Rappelons que le colza peut se croiser avec plus ou moins trois mille espèces apparentées communes dans notre environnement, dont le tabouret, la moutarde, la ravenelle, le raifort, le cresson, la cardamine,... Du pollen de colza transgénique a déjà été retrouvé à 2,5 kilomètres de la culture d'origine, alors qu'en Belgique les mesures destinées à "prévenir" la contamination ne prévoient un isolement que de 400 mètres...

Notons également qu'en cette matière personne ne paraît même s'embarrasser d'un semblant de respect des dispositions légales : ni Monsanto ni ses concurrents (Plant Genetic Systems, Novartis,...) n'ont par exemple obtenu d'autorisation pour leurs "tests" pour l'année 2000 (ce qui permet de fait d'éviter la publication de la liste des disséminations volontaires d'OGM, obligatoire chaque année au plus tard le... 31 janvier !). Dans un tel contexte, quel crédit accorder au suivi des moindres mesures de "précaution" ?

Nous n'en appelons de toute façon pas à un meilleur encadrement étatique ou institutionnel des prétendus "essais" d'OGM. Les organes de "biovigilance" (!!) et autres comités techniques ou éthiques ne voient le jour que lorsque "le coup est déjà parti", pour accompagner des processus mortifères et tenter de tranquilliser sur la possibilité d'un "contrôle" que leur existence même dément.

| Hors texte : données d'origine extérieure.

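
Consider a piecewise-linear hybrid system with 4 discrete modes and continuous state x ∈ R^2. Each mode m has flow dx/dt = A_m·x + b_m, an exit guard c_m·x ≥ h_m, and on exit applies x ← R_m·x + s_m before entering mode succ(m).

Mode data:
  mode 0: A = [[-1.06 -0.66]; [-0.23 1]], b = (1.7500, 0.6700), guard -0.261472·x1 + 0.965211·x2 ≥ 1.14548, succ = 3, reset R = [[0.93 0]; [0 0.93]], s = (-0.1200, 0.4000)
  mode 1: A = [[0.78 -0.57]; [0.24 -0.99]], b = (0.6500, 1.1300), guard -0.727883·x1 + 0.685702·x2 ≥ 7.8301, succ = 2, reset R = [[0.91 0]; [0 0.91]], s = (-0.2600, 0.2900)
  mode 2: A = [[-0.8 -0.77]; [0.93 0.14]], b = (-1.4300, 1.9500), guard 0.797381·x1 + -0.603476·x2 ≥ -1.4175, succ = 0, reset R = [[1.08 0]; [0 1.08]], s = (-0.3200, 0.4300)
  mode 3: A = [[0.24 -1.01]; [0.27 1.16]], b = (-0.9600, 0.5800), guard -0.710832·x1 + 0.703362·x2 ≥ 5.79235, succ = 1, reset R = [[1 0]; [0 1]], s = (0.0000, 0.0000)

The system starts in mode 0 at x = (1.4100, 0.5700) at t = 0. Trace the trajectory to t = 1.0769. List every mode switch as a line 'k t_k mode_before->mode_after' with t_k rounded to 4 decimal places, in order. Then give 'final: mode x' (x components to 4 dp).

Mode 0: guard c·x = 1.1455 hit at Δt = 0.6979 (t = 0.6979), x⁻ = (1.1971, 1.5111) → reset → x⁺ = (0.9933, 1.8053), jump to mode 3
Mode 3: flow for 0.3790 to horizon, guard not reached → x = (-0.2641, 3.1375)

1 0.6979 0->3
final: 3 -0.2641 3.1375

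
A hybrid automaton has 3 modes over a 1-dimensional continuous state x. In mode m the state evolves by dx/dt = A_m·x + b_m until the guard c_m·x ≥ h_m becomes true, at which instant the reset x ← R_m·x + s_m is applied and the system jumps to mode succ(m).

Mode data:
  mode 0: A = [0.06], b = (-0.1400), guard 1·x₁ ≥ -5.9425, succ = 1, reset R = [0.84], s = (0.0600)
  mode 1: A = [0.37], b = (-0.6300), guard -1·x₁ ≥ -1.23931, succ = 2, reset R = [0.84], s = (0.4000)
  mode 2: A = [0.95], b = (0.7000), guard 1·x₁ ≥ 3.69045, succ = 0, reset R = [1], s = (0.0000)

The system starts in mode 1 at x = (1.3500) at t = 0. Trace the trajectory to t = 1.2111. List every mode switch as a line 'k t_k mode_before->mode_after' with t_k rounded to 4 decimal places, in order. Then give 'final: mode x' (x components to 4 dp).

Mode 1: guard c·x = -1.2393 hit at Δt = 0.7377 (t = 0.7377), x⁻ = (1.2393) → reset → x⁺ = (1.4410), jump to mode 2
Mode 2: flow for 0.4734 to horizon, guard not reached → x = (2.6778)

1 0.7377 1->2
final: 2 2.6778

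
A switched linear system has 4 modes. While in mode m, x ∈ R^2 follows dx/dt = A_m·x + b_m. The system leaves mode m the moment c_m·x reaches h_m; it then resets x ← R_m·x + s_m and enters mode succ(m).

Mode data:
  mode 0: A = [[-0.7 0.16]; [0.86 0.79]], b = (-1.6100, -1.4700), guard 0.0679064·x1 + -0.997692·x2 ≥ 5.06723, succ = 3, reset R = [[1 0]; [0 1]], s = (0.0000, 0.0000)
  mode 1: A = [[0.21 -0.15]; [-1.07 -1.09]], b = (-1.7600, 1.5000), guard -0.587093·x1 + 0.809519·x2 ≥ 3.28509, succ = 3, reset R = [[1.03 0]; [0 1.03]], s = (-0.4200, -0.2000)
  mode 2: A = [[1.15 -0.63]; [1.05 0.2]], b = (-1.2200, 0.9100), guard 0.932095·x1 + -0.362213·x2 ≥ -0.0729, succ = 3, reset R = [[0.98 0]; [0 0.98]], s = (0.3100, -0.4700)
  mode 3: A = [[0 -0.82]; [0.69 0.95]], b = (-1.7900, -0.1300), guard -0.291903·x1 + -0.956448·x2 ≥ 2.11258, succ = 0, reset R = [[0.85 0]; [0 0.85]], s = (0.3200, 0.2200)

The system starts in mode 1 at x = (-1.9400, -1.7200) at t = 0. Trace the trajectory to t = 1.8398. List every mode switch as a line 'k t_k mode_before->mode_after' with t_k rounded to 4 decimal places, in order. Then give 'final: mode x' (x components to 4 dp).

1 0.7123 1->3
2 1.3218 3->0
final: 0 -3.8449 -3.5380

Mode 1: guard c·x = 3.2851 hit at Δt = 0.7123 (t = 0.7123), x⁻ = (-3.5965, 1.4497) → reset → x⁺ = (-4.1244, 1.2932), jump to mode 3
Mode 3: guard c·x = 2.1126 hit at Δt = 0.6095 (t = 1.3218), x⁻ = (-5.4717, -0.5388) → reset → x⁺ = (-4.3310, -0.2380), jump to mode 0
Mode 0: flow for 0.5180 to horizon, guard not reached → x = (-3.8449, -3.5380)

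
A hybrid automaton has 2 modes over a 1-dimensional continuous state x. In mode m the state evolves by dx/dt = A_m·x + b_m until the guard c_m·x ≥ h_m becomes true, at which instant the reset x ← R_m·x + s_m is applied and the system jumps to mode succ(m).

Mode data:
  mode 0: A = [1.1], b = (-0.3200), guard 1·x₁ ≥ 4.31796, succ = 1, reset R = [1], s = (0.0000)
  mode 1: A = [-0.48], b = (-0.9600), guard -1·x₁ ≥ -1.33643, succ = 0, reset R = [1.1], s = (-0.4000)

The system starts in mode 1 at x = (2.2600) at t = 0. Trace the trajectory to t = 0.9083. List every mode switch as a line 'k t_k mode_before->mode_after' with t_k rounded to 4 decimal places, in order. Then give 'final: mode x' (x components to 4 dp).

Mode 1: guard c·x = -1.3364 hit at Δt = 0.5091 (t = 0.5091), x⁻ = (1.3364) → reset → x⁺ = (1.0701), jump to mode 0
Mode 0: flow for 0.3992 to horizon, guard not reached → x = (1.4997)

1 0.5091 1->0
final: 0 1.4997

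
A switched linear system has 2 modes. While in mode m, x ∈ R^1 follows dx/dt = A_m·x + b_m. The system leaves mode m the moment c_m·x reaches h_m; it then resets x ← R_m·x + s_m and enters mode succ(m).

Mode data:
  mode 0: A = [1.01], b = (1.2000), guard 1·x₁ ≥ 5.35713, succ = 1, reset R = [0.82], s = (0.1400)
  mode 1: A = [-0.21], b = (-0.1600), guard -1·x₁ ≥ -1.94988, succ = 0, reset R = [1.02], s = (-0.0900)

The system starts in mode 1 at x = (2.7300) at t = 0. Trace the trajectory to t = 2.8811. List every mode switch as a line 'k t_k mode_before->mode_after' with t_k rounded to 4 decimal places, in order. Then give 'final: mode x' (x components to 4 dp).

Mode 1: guard c·x = -1.9499 hit at Δt = 1.2040 (t = 1.2040), x⁻ = (1.9499) → reset → x⁺ = (1.8989), jump to mode 0
Mode 0: guard c·x = 5.3571 hit at Δt = 0.7441 (t = 1.9481), x⁻ = (5.3571) → reset → x⁺ = (4.5328), jump to mode 1
Mode 1: flow for 0.9330 to horizon, guard not reached → x = (3.5908)

1 1.2040 1->0
2 1.9481 0->1
final: 1 3.5908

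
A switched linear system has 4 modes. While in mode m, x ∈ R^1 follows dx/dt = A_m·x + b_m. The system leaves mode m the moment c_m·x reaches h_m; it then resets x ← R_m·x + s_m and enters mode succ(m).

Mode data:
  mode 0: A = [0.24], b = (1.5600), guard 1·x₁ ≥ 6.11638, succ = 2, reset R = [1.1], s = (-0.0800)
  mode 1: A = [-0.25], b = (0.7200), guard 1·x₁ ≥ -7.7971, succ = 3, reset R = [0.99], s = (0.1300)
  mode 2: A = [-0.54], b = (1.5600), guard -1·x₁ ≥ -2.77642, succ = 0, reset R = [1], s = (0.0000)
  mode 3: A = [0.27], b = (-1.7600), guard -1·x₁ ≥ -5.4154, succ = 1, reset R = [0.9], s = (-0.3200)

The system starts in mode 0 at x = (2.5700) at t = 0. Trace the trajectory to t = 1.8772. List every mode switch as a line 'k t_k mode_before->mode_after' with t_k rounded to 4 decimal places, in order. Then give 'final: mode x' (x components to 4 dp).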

Nous réaffirmons ici notre ambition d’aboutir tôt ou tard à un monde libéré des OGM. Peut-être cette première mise en œuvre directe et collective d’un "principe de précaution" trop souvent vidé de son sens permettra-t-elle d'entrouvrir la voie à autre chose qu’au "meilleur des mondes transgéniques"...
 
 
 
 

Deux cents ennemis du meilleur des mondes transgéniques, Belgique, 08 mai 2000
 
 

Pour lire (ou écouter en real audio) le commentaire pendant l'action d'un "ennemi du monde transgénique", rendez-vous sur www.rtbf.be/jp/ (journal parlé du 08/05, édition de 8h du matin).

"VOUS semez la technologie, NOUS récoltons le profit" (d’après l’un des subtils slogans de Monsanto).